Среди героев произведений Рэдклиф, Рив, сестер Ли нет злодеев инфернальных, закоренелых и неисправимых, подобных шекспировскому Арону из трагедии «Тит Андроник», который даже перед лицом смерти сокрушался, что не каждый день своей жизни творил зло:
Жалею лишь о том, что сделал мало.
Кляну я каждый день, – хоть дней таких
Немного в жизни у меня бывало, –
Когда бы я злодейства не свершил…
[72]Время таких колоритных, психопатологических злодеев в литературе только приближалось. Романтики уже были склонны искать источник проблемы в личности самого героя, который представлял для них больше интереса, чем окружающие его обстоятельства.

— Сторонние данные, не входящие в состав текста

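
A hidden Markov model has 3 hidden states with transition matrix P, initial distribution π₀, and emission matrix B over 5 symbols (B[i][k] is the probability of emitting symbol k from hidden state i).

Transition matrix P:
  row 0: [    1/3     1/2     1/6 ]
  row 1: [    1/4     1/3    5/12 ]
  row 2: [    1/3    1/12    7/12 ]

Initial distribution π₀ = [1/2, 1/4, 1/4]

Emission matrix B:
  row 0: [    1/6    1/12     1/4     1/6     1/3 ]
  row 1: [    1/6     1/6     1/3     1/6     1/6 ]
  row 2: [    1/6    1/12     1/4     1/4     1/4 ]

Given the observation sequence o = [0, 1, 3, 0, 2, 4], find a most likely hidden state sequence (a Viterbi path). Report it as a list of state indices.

t=0: δ = [8.333e-02, 4.167e-02, 4.167e-02]  (obs o_0=0)
t=1: δ = [2.315e-03, 6.944e-03, 2.025e-03]  ψ = [0, 0, 2]  (obs o_1=1)
t=2: δ = [2.894e-04, 3.858e-04, 7.234e-04]  ψ = [1, 1, 1]  (obs o_2=3)
t=3: δ = [4.019e-05, 2.411e-05, 7.033e-05]  ψ = [2, 0, 2]  (obs o_3=0)
t=4: δ = [5.861e-06, 6.698e-06, 1.026e-05]  ψ = [2, 0, 2]  (obs o_4=2)
t=5: δ = [1.140e-06, 4.884e-07, 1.496e-06]  ψ = [2, 0, 2]  (obs o_5=4)
backtrack: best end state = 2; path = [0, 1, 2, 2, 2, 2]

path = [0, 1, 2, 2, 2, 2]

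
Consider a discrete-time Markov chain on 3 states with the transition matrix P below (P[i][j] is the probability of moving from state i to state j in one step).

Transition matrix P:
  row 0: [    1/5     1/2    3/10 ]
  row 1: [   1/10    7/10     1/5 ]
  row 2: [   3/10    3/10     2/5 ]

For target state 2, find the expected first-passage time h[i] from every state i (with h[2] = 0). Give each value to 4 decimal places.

First-step conditioning: h[2] = 0; for i ≠ 2, h[i] = 1 + Σ_k P[i][k]·h[k].
  h[0] = 1 + 1/5·h[0] + 1/2·h[1]
  h[1] = 1 + 1/10·h[0] + 7/10·h[1]
Solving the 2×2 linear system over states ≠ 2 gives exactly h = [80/19, 90/19, 0] (h[2] = 0 is the target).

h = [4.2105, 4.7368, 0.0000]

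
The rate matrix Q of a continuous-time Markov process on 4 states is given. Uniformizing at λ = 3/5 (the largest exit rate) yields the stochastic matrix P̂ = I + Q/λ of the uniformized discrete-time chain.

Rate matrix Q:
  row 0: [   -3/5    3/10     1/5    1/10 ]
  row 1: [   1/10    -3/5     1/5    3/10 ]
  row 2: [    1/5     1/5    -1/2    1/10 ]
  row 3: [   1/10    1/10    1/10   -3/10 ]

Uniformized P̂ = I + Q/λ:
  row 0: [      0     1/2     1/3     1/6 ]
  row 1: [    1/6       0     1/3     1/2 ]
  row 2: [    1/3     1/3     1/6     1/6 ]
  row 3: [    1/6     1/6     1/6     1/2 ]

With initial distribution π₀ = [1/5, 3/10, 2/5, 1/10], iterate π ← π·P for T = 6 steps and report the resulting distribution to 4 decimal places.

π = [0.1763, 0.2267, 0.2338, 0.3633]

t=0: π = [0.2000, 0.3000, 0.4000, 0.1000]
t=1: π = [0.2000, 0.2500, 0.2500, 0.3000]
t=2: π = [0.1750, 0.2333, 0.2417, 0.3500]
t=3: π = [0.1778, 0.2264, 0.2347, 0.3611]
t=4: π = [0.1762, 0.2273, 0.2340, 0.3625]
t=5: π = [0.1763, 0.2265, 0.2339, 0.3633]
t=6: π = [0.1763, 0.2267, 0.2338, 0.3633]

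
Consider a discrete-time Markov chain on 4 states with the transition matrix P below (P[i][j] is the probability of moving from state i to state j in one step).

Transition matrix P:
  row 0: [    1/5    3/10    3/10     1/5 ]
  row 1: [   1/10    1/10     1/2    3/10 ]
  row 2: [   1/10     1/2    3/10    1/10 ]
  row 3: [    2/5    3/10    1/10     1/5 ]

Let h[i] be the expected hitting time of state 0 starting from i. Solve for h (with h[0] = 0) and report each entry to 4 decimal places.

First-step conditioning: h[0] = 0; for i ≠ 0, h[i] = 1 + Σ_k P[i][k]·h[k].
  h[1] = 1 + 1/10·h[1] + 1/2·h[2] + 3/10·h[3]
  h[2] = 1 + 1/2·h[1] + 3/10·h[2] + 1/10·h[3]
  h[3] = 1 + 3/10·h[1] + 1/10·h[2] + 1/5·h[3]
Solving the 3×3 linear system over states ≠ 0 gives exactly h = [0, 620/101, 650/101, 440/101] (h[0] = 0 is the target).

h = [0.0000, 6.1386, 6.4356, 4.3564]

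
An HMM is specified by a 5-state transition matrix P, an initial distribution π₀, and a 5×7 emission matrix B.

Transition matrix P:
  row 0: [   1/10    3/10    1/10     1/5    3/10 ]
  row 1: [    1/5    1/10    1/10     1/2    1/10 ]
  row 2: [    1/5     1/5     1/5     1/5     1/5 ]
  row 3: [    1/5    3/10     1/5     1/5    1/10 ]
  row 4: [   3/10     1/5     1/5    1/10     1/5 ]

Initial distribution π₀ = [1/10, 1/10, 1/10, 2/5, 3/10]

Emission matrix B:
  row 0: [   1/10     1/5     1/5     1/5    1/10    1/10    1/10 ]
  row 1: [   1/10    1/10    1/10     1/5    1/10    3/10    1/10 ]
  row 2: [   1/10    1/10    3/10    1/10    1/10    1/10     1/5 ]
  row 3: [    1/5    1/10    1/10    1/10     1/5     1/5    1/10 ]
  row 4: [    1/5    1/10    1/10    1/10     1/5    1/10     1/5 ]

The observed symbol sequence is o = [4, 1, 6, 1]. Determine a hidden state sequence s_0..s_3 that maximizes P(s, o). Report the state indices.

path = [4, 0, 4, 0]

t=0: δ = [1.000e-02, 1.000e-02, 1.000e-02, 8.000e-02, 6.000e-02]  (obs o_0=4)
t=1: δ = [3.600e-03, 2.400e-03, 1.600e-03, 1.600e-03, 1.200e-03]  ψ = [4, 3, 3, 3, 4]  (obs o_1=1)
t=2: δ = [4.800e-05, 1.080e-04, 7.200e-05, 1.200e-04, 2.160e-04]  ψ = [1, 0, 0, 1, 0]  (obs o_2=6)
t=3: δ = [1.296e-05, 4.320e-06, 4.320e-06, 5.400e-06, 4.320e-06]  ψ = [4, 4, 4, 1, 4]  (obs o_3=1)
backtrack: best end state = 0; path = [4, 0, 4, 0]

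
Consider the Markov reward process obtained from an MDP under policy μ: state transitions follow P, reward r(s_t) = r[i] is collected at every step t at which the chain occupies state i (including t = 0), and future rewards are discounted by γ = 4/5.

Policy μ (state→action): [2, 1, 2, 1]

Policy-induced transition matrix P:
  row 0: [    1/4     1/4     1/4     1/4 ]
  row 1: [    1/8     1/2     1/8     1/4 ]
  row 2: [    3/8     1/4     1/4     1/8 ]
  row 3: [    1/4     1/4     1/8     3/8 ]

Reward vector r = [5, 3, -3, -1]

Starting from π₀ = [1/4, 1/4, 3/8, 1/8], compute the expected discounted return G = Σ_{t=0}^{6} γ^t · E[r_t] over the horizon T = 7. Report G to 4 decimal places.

G = 4.8342

t=0: π = [0.2500, 0.2500, 0.3750, 0.1250], E[r] = 0.7500, γ^t·E[r] = 0.750000, running G = 0.750000
t=1: π = [0.2656, 0.3125, 0.2031, 0.2188], E[r] = 1.4375, γ^t·E[r] = 1.150000, running G = 1.900000
t=2: π = [0.2363, 0.3281, 0.1836, 0.2520], E[r] = 1.3633, γ^t·E[r] = 0.872500, running G = 2.772500
t=3: π = [0.2319, 0.3320, 0.1775, 0.2585], E[r] = 1.3647, γ^t·E[r] = 0.698750, running G = 3.471250
t=4: π = [0.2307, 0.3330, 0.1762, 0.2601], E[r] = 1.3638, γ^t·E[r] = 0.558600, running G = 4.029850
t=5: π = [0.2304, 0.3333, 0.1759, 0.2605], E[r] = 1.3637, γ^t·E[r] = 0.446848, running G = 4.476698
t=6: π = [0.2303, 0.3333, 0.1758, 0.2606], E[r] = 1.3636, γ^t·E[r] = 0.357471, running G = 4.834168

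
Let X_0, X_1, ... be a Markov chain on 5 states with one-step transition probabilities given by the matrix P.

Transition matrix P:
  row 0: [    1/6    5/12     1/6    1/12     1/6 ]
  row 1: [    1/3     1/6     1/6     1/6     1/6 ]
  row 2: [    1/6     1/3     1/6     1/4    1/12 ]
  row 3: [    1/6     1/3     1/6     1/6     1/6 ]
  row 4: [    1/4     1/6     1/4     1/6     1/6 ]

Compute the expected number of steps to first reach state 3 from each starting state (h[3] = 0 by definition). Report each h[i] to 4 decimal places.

h = [6.6616, 6.2175, 5.6325, 0.0000, 6.1317]

First-step conditioning: h[3] = 0; for i ≠ 3, h[i] = 1 + Σ_k P[i][k]·h[k].
  h[0] = 1 + 1/6·h[0] + 5/12·h[1] + 1/6·h[2] + 1/6·h[4]
  h[1] = 1 + 1/3·h[0] + 1/6·h[1] + 1/6·h[2] + 1/6·h[4]
  h[2] = 1 + 1/6·h[0] + 1/3·h[1] + 1/6·h[2] + 1/12·h[4]
  h[4] = 1 + 1/4·h[0] + 1/6·h[1] + 1/4·h[2] + 1/6·h[4]
Solving the 4×4 linear system over states ≠ 3 gives exactly h = [4350/653, 4060/653, 3678/653, 0, 4004/653] (h[3] = 0 is the target).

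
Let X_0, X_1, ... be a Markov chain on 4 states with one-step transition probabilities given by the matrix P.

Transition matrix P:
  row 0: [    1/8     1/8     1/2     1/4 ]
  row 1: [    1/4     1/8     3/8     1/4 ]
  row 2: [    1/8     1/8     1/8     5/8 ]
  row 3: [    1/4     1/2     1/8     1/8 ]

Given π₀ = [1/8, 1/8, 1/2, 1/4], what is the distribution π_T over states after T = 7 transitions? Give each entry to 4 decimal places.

t=0: π = [0.1250, 0.1250, 0.5000, 0.2500]
t=1: π = [0.1719, 0.2188, 0.2031, 0.4063]
t=2: π = [0.2031, 0.2773, 0.2441, 0.2754]
t=3: π = [0.1941, 0.2283, 0.2705, 0.3071]
t=4: π = [0.1919, 0.2402, 0.2549, 0.3130]
t=5: π = [0.1942, 0.2424, 0.2570, 0.3064]
t=6: π = [0.1936, 0.2399, 0.2584, 0.3081]
t=7: π = [0.1935, 0.2405, 0.2576, 0.3084]

π = [0.1935, 0.2405, 0.2576, 0.3084]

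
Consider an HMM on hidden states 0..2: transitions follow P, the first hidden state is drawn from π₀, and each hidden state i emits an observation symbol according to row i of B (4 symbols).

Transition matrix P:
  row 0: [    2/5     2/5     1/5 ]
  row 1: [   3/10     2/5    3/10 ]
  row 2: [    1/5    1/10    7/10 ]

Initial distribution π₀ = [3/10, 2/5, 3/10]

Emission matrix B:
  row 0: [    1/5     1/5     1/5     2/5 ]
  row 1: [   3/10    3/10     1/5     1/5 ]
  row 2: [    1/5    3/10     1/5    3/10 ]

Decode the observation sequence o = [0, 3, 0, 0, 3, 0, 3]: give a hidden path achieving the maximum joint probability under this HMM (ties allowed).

t=0: δ = [6.000e-02, 1.200e-01, 6.000e-02]  (obs o_0=0)
t=1: δ = [1.440e-02, 9.600e-03, 1.260e-02]  ψ = [1, 1, 2]  (obs o_1=3)
t=2: δ = [1.152e-03, 1.728e-03, 1.764e-03]  ψ = [0, 0, 2]  (obs o_2=0)
t=3: δ = [1.037e-04, 2.074e-04, 2.470e-04]  ψ = [1, 1, 2]  (obs o_3=0)
t=4: δ = [2.488e-05, 1.659e-05, 5.186e-05]  ψ = [1, 1, 2]  (obs o_4=3)
t=5: δ = [2.074e-06, 2.986e-06, 7.261e-06]  ψ = [2, 0, 2]  (obs o_5=0)
t=6: δ = [5.808e-07, 2.389e-07, 1.525e-06]  ψ = [2, 1, 2]  (obs o_6=3)
backtrack: best end state = 2; path = [2, 2, 2, 2, 2, 2, 2]

path = [2, 2, 2, 2, 2, 2, 2]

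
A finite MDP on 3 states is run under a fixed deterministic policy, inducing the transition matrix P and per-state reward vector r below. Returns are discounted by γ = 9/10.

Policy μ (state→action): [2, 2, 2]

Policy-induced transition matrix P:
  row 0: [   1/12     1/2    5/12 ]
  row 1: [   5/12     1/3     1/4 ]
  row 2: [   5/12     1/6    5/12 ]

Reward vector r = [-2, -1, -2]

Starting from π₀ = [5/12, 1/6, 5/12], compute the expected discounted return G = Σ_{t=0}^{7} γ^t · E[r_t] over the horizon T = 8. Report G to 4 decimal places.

G = -9.6977

t=0: π = [0.4167, 0.1667, 0.4167], E[r] = -1.8333, γ^t·E[r] = -1.833333, running G = -1.833333
t=1: π = [0.2778, 0.3333, 0.3889], E[r] = -1.6667, γ^t·E[r] = -1.500000, running G = -3.333333
t=2: π = [0.3241, 0.3148, 0.3611], E[r] = -1.6852, γ^t·E[r] = -1.365000, running G = -4.698333
t=3: π = [0.3086, 0.3272, 0.3642], E[r] = -1.6728, γ^t·E[r] = -1.219500, running G = -5.917833
t=4: π = [0.3138, 0.3241, 0.3621], E[r] = -1.6759, γ^t·E[r] = -1.099575, running G = -7.017408
t=5: π = [0.3121, 0.3253, 0.3627], E[r] = -1.6747, γ^t·E[r] = -0.988909, running G = -8.006317
t=6: π = [0.3126, 0.3249, 0.3625], E[r] = -1.6751, γ^t·E[r] = -0.890215, running G = -8.896532
t=7: π = [0.3125, 0.3250, 0.3625], E[r] = -1.6750, γ^t·E[r] = -0.801132, running G = -9.697665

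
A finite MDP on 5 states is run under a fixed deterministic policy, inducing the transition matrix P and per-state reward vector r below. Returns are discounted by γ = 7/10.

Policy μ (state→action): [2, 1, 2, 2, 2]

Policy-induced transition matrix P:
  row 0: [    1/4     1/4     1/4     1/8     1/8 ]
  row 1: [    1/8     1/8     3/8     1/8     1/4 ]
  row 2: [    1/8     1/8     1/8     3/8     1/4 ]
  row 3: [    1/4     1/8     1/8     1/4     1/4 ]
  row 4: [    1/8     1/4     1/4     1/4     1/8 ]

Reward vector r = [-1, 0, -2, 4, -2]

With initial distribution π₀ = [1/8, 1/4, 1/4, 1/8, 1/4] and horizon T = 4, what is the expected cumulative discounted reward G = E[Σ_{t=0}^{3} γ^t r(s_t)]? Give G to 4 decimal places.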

Анализируя механизм возникновения преступных импульсов и их реализации, писатели вплотную подходят к теме душевной болезни и безумия. Ее детально ее прорабатывают поздние романтики Томас де Квинси
[73] и Джеймс Хогг
[74] (а вслед за ними викторианцы Р. Л. Стивенсон и Уилки Коллинз). Если в Средние века большинство преступлений объяснялось вмешательством дьявола (а безумие – одержимостью бесами или наведенной порчей), то в произведениях эпохи романтизма утрата рассудка нередко трактуется как результат невыносимого трагического разлада с окружающим миром и неспособности обладателя тонкой душевной организации адаптироваться к уродливой, дисгармоничной, приземленной реальности.
Одним из выходов из этого трагического тупика является самоубийство, другим – попытка перестроить эту реальность под себя, нарушив ее законы (преступив мораль, отказавшись следовать за большинством). Мистические явления в таком сюжете – зачастую лишь декорации, антураж, призванный подчеркнуть степень разрыва с реальностью и необратимость овладевшего героем безумия. Английские романтики вообще редко делали готику и мистику предметом отдельного, самостоятельного изображения – чаще всего сверхъестественное становилось частью образной системы или тематики произведения: так, в «Сказании о старом мореходе» (1798) Кольриджа фантасмагорические образы призрачного корабля, мертвых моряков, Жизни-в-Смерти являются аллегориями и способствуют более глубокому раскрытию философской проблематики поэмы, а не просто щекочут нервы читателям. В другом произведении Кольриджа, связанном с готической традицией и построенном на потусторонних мотивах – поэме «Кристабель» (1816)
[75] – мистические образы помогают передать внутренний разлад главной героини и напряженность нравственной борьбы в ее душе. В поэме «Талаба-разрушитель» (1801) друга и единомышленника Кольриджа, Роберта Саути, обилие сказочных и мистических образов – демонов, колдунов, призраков, духов – создает масштабную картину иного, фантастического универсума и выполняет ту же роль, что и восточный, экзотический фон поэмы: помогает автору усилить противопоставление волшебного мира фантазии и скучного, предсказуемого мира повседневной реальности.